Murschel also said South Dakotans leery of the state spending tax dollars on court cases should pay heed to how the proposed abortion ban on November's ballot could further entangle the state in costly litigation and take time away from issues related to health care and economic development.

"Today's action by the appeals court illustrates how South Dakota could become the epicenter of legal challenges around abortion," Murschel said. "The same people who supported this interference in the doctor-patient relationship now are pushing for an abortion ban that, if passed, could further entangle our state in costly litigation. It is time for all South Dakotans—Republicans, Democrats, and Independents—to end these politically motivated attacks on our privacy. One of the best ways to send that message is by voting against the abortion ban in November."
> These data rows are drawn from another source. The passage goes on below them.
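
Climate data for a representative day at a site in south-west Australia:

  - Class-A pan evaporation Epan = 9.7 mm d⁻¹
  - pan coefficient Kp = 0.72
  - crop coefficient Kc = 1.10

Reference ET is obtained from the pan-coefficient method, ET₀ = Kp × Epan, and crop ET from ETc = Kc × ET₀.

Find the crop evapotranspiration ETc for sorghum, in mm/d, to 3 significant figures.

ET₀ = 0.72 × 9.7 = 6.9840 mm/d
ETc = Kc × ET₀ = 1.10 × 6.9840 = 7.6824 mm/d

7.68 mm/d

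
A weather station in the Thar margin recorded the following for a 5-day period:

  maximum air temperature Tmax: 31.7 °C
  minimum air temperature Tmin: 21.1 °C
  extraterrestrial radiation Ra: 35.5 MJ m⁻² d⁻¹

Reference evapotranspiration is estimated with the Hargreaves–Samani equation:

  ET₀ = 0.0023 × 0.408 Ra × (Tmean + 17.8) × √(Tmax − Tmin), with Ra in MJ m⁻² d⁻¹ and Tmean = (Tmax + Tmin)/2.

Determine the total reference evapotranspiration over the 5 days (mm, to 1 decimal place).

Tmean = (31.7 + 21.1)/2 = 26.40 °C
0.408 Ra = 0.408 × 35.5 = 14.4840 mm/d equivalent
ET₀ = 0.0023 × 14.4840 × (26.40 + 17.8) × √10.6 = 0.0023 × 14.4840 × 44.20 × 3.2558 = 4.7940 mm/d
Over 5 days: 4.7940 × 5 = 23.970 mm

24.0 mm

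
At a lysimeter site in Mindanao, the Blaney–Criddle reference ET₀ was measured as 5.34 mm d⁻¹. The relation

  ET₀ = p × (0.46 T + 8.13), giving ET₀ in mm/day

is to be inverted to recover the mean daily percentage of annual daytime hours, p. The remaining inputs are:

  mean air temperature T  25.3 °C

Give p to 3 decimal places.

p = ET₀ / (0.46 T + 8.13) = 5.34 / (0.46 × 25.3 + 8.13) = 5.34 / 19.768 = 0.2701

0.270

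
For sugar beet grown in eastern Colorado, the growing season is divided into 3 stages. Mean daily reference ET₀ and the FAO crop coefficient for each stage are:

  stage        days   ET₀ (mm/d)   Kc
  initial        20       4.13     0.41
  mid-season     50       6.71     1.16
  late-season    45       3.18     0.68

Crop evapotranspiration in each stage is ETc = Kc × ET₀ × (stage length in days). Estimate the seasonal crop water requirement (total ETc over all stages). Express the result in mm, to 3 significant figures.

initial: 0.41 × 4.13 × 20 = 33.87 mm
mid-season: 1.16 × 6.71 × 50 = 389.18 mm
late-season: 0.68 × 3.18 × 45 = 97.31 mm
Seasonal total = 520.36 mm

520 mm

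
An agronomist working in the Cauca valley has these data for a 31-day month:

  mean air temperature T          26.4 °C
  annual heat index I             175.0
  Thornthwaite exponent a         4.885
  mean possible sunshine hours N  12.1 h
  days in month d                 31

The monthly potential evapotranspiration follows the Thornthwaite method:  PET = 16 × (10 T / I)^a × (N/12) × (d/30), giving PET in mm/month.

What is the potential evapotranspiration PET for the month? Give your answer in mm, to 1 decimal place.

10T/I = 10 × 26.4 / 175.0 = 1.5086
(10T/I)^a = 1.5086^4.885 = 7.4531
Uncorrected PET = 16 × 7.4531 = 119.250 mm
Correction = (N/12)(d/30) = (12.1/12)(31/30) = 1.0419
PET = 119.250 × 1.0419 = 124.247 mm/month

124.2 mm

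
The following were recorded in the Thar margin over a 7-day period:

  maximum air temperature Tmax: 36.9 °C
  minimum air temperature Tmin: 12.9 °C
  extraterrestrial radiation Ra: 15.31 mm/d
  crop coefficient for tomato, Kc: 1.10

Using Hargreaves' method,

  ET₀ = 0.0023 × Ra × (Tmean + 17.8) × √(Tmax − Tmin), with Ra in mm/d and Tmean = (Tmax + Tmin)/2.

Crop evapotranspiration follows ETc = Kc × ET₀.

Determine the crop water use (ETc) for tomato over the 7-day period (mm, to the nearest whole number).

Tmean = (36.9 + 12.9)/2 = 24.90 °C
ET₀ = 0.0023 × 15.31 × (24.90 + 17.8) × √24.0 = 0.0023 × 15.31 × 42.70 × 4.8990 = 7.3661 mm/d
ETc = Kc × ET₀ = 1.10 × 7.3661 = 8.1027 mm/d
Over 7 days: 8.1027 × 7 = 56.719 mm

57 mm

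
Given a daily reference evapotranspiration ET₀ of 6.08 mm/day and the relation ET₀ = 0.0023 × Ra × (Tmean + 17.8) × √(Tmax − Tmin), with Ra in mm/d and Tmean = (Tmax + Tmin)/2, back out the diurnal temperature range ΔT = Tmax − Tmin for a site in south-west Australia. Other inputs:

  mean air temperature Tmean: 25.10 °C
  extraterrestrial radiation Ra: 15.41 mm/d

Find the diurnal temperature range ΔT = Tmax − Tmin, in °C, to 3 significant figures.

√ΔT = ET₀ / [0.0023 × Ra × (Tmean+17.8)] = 6.08 / (0.0023 × 15.41 × 42.90) = 3.9987
ΔT = 3.9987² = 15.990 °C

16.0 °C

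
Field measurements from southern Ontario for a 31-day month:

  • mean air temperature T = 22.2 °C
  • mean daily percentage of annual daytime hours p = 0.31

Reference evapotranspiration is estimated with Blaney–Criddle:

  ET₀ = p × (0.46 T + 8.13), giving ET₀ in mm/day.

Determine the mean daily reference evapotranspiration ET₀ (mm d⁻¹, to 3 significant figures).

5.69 mm d⁻¹

ET₀ = 0.31 × (0.46 × 22.2 + 8.13) = 0.31 × 18.342 = 5.6860 mm/d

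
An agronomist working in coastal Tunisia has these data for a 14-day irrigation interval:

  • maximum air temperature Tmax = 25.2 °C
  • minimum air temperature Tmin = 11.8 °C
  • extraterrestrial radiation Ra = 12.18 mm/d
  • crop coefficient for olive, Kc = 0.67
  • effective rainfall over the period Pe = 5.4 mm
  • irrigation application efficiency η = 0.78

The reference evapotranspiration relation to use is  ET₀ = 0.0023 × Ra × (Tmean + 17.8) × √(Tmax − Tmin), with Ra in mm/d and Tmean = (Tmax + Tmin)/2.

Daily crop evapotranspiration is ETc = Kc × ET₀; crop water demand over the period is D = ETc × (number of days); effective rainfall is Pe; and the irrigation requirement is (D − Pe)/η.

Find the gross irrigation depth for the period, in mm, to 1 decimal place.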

Background on the South Dakota biased counseling provision:
In 2005, a federal court issued a preliminary injunction preventing amendments to South Dakota's biased counseling provision from going into effect. The lower court found that the amended version of the statute infringes on the First Amendment rights of providers as it requires them to promote the state's ideology on an "unsettled medical, philosophical, theological, and scientific issue, that is, whether a fetus is a human being." The statute would require providers to tell the woman that abortion ends "the life of a whole, separate, unique, living human being," that she has a relationship with the "unborn human being" and this relationship is protected under law, and that the relationship and the constitutional rights she enjoys with regards to that relationship will end when she has an abortion. A three-judge panel of the U.S. Court of Appeals for the Eighth Circuit upheld the lower court decision. However, a request for rehearing by the full court was granted, and today the full panel of the Eighth Circuit overturned the decisions of the three-judge panel and the trial court and allowed the challenged law to go into effect.